The BOA President meets with the CMO for Scotland periodically to discuss trauma and orthopaedic issues
http://www.scotland.gov.uk/Topics/Health/NHS-Scotland/17914
Deputy Chief Medical Officer
Dr Aileen Keel CBE MBChB FRCP FRCPath MFPH
Appointed Senior Medical Officer to the then Scottish Office Department of Health in 1992. Deputy Chief Medical Officer since 1999. Honorary consultant in haematology at Edinburgh Royal Infirmary.
Longstanding interest in the influence of lifestyle risk factors on health and champion of the Health Promoting Health Service in Scotland. Currently chair of the Scottish Cancer Taskforce.
Scottish Committee for Orthopaedics and Trauma (SCOT)
The Scottish Committee for Orthopaedics and Trauma (SCOT). SCOT is a committee of elected orthopaedic surgeons from each of the regions in Scotland, plus the clinical directors of each of the orthopaedic departments in Scotland (the chairman of which sits on the British Orthopaedic Association council). For full details go to:
http://www.orthopaedicseminar.com/scottish-committee-for-orthopaedics-and-trauma-scot.aspx
The Scottish Arthroplasty Project steering committee is made up of three orthopaedic nominees, one of whom must chair, a medical director, ISD members including a public health consultant (who is the "Caldicott Guardian" for data security) and two patient representatives.
Representatives are elected for three years with an option to renew this term only once. The chair must be a practicing orthopaedic surgeon whose data appears in the report.
Scottish Arthroplasty Project
The Scottish Arthroplasty Project (SAP) was established in 1999 with the following aims.
- To instigate change through continual feedback.
- To set individual results in a local and national context.
- To use outcomes which the public could identify with (death, dislocation, infection, DVT/PE and re-operation).
The SAP is an administrative dataset derived from the Scottish Morbidity Record (SMR01). Each individual in Scotland has a unique Community Health Index number (CHI) used in all patient episodes. All NHS hospitals in Scotland submit an SMR01 return for every patient episode. As well as the patient demographics, this record contains information about the dates of admission and discharge, surgeon, diagnosis, operation and up to five other co-morbid events relating to that admission. Any subsequent admission (or transfer) is similarly coded. These records are submitted to and linked by the Information and Statistics Division centrally (ISD) using the patient's unique identifier.
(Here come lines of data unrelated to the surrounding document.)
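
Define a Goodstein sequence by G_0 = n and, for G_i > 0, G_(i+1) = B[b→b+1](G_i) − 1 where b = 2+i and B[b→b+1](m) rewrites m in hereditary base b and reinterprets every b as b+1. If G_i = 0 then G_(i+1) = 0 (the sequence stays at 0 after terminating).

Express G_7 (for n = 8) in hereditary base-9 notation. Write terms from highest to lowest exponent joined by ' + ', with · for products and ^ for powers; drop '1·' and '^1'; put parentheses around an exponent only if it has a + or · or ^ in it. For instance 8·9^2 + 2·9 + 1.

base 2: 8 = 2^(2 + 1); at 3: 3^(3 + 1) = 81; next = 80
base 3: 80 = 2·3^3 + 2·3^2 + 2·3 + 2; at 4: 2·4^4 + 2·4^2 + 2·4 + 2 = 554; next = 553
base 4: 553 = 2·4^4 + 2·4^2 + 2·4 + 1; at 5: 2·5^5 + 2·5^2 + 2·5 + 1 = 6311; next = 6310
base 5: 6310 = 2·5^5 + 2·5^2 + 2·5; at 6: 2·6^6 + 2·6^2 + 2·6 = 93396; next = 93395
base 6: 93395 = 2·6^6 + 2·6^2 + 6 + 5; at 7: 2·7^7 + 2·7^2 + 7 + 5 = 1647196; next = 1647195
base 7: 1647195 = 2·7^7 + 2·7^2 + 7 + 4; at 8: 2·8^8 + 2·8^2 + 8 + 4 = 33554572; next = 33554571
base 8: 33554571 = 2·8^8 + 2·8^2 + 8 + 3; at 9: 2·9^9 + 2·9^2 + 9 + 3 = 774841152; next = 774841151
base 9: 774841151 = 2·9^9 + 2·9^2 + 9 + 2; at 10: 2·10^10 + 2·10^2 + 10 + 2 = 20000000212; next = 20000000211

2·9^9 + 2·9^2 + 9 + 2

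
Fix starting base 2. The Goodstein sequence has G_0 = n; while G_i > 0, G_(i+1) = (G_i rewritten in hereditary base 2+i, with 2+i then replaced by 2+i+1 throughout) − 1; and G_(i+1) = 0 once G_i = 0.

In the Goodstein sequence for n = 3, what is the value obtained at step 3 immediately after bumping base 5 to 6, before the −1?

i=0: 3 = 2 + 1 (b=2); 2→3: 3 + 1 = 4; 4−1 = 3
i=1: 3 = 3 (b=3); 3→4: 4 = 4; 4−1 = 3
i=2: 3 = 3 (b=4); 4→5: 3 = 3; 3−1 = 2

2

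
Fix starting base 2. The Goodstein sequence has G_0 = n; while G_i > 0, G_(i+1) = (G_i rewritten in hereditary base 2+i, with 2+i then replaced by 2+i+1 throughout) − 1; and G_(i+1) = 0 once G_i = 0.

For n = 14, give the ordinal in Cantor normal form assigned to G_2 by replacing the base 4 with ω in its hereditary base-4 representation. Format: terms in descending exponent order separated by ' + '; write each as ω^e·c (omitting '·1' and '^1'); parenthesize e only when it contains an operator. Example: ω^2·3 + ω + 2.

G_0 = 14. HB_2(14) = 2^(2 + 1) + 2^2 + 2. Bump = 111. G_1 = 110.
G_1 = 110. HB_3(110) = 3^(3 + 1) + 3^3 + 2. Bump = 1282. G_2 = 1281.
G_2 = 1281. HB_4(1281) = 4^(4 + 1) + 4^4 + 1. Bump = 18751. G_3 = 18750.

ω^(ω + 1) + ω^ω + 1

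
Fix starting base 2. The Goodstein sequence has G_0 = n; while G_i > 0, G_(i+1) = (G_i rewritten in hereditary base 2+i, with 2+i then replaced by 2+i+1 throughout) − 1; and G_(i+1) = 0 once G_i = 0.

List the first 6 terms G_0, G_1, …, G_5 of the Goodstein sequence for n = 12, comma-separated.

12, 107, 1065, 15685, 280019, 5764910

step 0: 12 = 2^(2 + 1) + 2^2; sub 3 for 2: 3^(3 + 1) + 3^3; = 108; G_1 = 108−1 = 107
step 1: 107 = 3^(3 + 1) + 2·3^2 + 2·3 + 2; sub 4 for 3: 4^(4 + 1) + 2·4^2 + 2·4 + 2; = 1066; G_2 = 1066−1 = 1065
step 2: 1065 = 4^(4 + 1) + 2·4^2 + 2·4 + 1; sub 5 for 4: 5^(5 + 1) + 2·5^2 + 2·5 + 1; = 15686; G_3 = 15686−1 = 15685
step 3: 15685 = 5^(5 + 1) + 2·5^2 + 2·5; sub 6 for 5: 6^(6 + 1) + 2·6^2 + 2·6; = 280020; G_4 = 280020−1 = 280019
step 4: 280019 = 6^(6 + 1) + 2·6^2 + 6 + 5; sub 7 for 6: 7^(7 + 1) + 2·7^2 + 7 + 5; = 5764911; G_5 = 5764911−1 = 5764910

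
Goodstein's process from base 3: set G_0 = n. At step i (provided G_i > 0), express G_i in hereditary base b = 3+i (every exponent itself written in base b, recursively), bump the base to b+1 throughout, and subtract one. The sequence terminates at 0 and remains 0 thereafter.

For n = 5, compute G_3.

i=0: 5 = 3 + 2 (b=3); 3→4: 4 + 2 = 6; 6−1 = 5
i=1: 5 = 4 + 1 (b=4); 4→5: 5 + 1 = 6; 6−1 = 5
i=2: 5 = 5 (b=5); 5→6: 6 = 6; 6−1 = 5
i=3: 5 = 5 (b=6); 6→7: 5 = 5; 5−1 = 4

5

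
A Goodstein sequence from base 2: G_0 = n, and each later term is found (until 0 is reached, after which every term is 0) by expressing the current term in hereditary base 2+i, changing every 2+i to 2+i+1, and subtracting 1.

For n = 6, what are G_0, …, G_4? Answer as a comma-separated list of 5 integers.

i=0: 6 = 2^2 + 2 (b=2); 2→3: 3^3 + 3 = 30; 30−1 = 29
i=1: 29 = 3^3 + 2 (b=3); 3→4: 4^4 + 2 = 258; 258−1 = 257
i=2: 257 = 4^4 + 1 (b=4); 4→5: 5^5 + 1 = 3126; 3126−1 = 3125
i=3: 3125 = 5^5 (b=5); 5→6: 6^6 = 46656; 46656−1 = 46655

6, 29, 257, 3125, 46655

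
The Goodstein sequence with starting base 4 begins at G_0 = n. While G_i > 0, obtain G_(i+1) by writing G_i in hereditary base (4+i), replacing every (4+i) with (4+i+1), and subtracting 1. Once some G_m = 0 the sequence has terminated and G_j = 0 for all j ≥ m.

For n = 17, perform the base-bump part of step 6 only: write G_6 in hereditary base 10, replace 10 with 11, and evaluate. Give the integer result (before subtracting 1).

[0] 17 ≡ 4^2 + 1 (base 4). Lift 5: 26. −1: 25.
[1] 25 ≡ 5^2 (base 5). Lift 6: 36. −1: 35.
[2] 35 ≡ 5·6 + 5 (base 6). Lift 7: 40. −1: 39.
[3] 39 ≡ 5·7 + 4 (base 7). Lift 8: 44. −1: 43.
[4] 43 ≡ 5·8 + 3 (base 8). Lift 9: 48. −1: 47.
[5] 47 ≡ 5·9 + 2 (base 9). Lift 10: 52. −1: 51.
[6] 51 ≡ 5·10 + 1 (base 10). Lift 11: 56. −1: 55.

56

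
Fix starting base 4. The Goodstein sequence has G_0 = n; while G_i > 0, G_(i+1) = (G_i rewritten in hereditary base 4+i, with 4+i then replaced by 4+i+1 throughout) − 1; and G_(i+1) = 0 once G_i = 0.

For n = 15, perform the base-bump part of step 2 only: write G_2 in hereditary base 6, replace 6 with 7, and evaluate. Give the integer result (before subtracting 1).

base 4: 15 = 3·4 + 3; at 5: 3·5 + 3 = 18; next = 17
base 5: 17 = 3·5 + 2; at 6: 3·6 + 2 = 20; next = 19
base 6: 19 = 3·6 + 1; at 7: 3·7 + 1 = 22; next = 21

22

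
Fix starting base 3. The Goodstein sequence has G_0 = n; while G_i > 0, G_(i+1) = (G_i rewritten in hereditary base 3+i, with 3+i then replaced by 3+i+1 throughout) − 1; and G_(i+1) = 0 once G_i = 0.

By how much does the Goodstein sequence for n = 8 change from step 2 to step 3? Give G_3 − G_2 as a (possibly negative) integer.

1

(0) 8|_3 = 2·3 + 2 ↦ 2·4 + 2|_4 = 10 ⇒ 9
(1) 9|_4 = 2·4 + 1 ↦ 2·5 + 1|_5 = 11 ⇒ 10
(2) 10|_5 = 2·5 ↦ 2·6|_6 = 12 ⇒ 11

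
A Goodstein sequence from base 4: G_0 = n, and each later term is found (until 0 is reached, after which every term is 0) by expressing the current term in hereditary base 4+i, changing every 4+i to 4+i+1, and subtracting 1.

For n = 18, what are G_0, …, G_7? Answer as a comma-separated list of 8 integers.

[0] 18 ≡ 4^2 + 2 (base 4). Lift 5: 27. −1: 26.
[1] 26 ≡ 5^2 + 1 (base 5). Lift 6: 37. −1: 36.
[2] 36 ≡ 6^2 (base 6). Lift 7: 49. −1: 48.
[3] 48 ≡ 6·7 + 6 (base 7). Lift 8: 54. −1: 53.
[4] 53 ≡ 6·8 + 5 (base 8). Lift 9: 59. −1: 58.
[5] 58 ≡ 6·9 + 4 (base 9). Lift 10: 64. −1: 63.
[6] 63 ≡ 6·10 + 3 (base 10). Lift 11: 69. −1: 68.

18, 26, 36, 48, 53, 58, 63, 68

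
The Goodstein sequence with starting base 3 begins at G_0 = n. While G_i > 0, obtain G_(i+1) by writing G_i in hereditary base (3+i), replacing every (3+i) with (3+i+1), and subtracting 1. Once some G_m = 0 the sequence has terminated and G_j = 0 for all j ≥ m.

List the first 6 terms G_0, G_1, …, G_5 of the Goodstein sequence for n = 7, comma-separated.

7 —HB3→ 2·3 + 1 —bump→ 2·4 + 1 = 9 —(−1)→ 8
8 —HB4→ 2·4 —bump→ 2·5 = 10 —(−1)→ 9
9 —HB5→ 5 + 4 —bump→ 6 + 4 = 10 —(−1)→ 9
9 —HB6→ 6 + 3 —bump→ 7 + 3 = 10 —(−1)→ 9
9 —HB7→ 7 + 2 —bump→ 8 + 2 = 10 —(−1)→ 9

7, 8, 9, 9, 9, 9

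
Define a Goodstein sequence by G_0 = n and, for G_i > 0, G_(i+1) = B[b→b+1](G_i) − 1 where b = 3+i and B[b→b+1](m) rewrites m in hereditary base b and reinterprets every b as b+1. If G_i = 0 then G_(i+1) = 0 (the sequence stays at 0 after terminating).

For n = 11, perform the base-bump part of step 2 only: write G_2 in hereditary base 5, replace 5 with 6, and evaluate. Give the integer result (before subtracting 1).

G_0=11  [base 3] 3^2 + 2  →[3↦4]→  4^2 + 2 = 18  −1 ⇒ G_1=17
G_1=17  [base 4] 4^2 + 1  →[4↦5]→  5^2 + 1 = 26  −1 ⇒ G_2=25
G_2=25  [base 5] 5^2  →[5↦6]→  6^2 = 36  −1 ⇒ G_3=35

36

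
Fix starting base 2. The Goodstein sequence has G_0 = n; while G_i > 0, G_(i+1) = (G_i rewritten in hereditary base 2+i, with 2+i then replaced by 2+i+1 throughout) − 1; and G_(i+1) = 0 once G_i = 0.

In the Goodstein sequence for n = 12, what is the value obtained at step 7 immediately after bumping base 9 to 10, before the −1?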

The patient's journey and history can be tracked before and after the index procedure. Thus reporting co-morbidities, complication rates and ensuring patient confidentiality (all data is professionally encrypted).
The data is submitted by the local hospital and "owned" by the local hospital that has to undertake any corrections to the dataset and resubmit it to ISD. Quarterly listings are sent to consultants to verify and amend the data.
The data and the clinical content of the annual report are managed by the Scottish Arthroplasty Project Steering Committee, which is overseen by the Scottish Committee for Orthopaedics and Trauma (SCOT).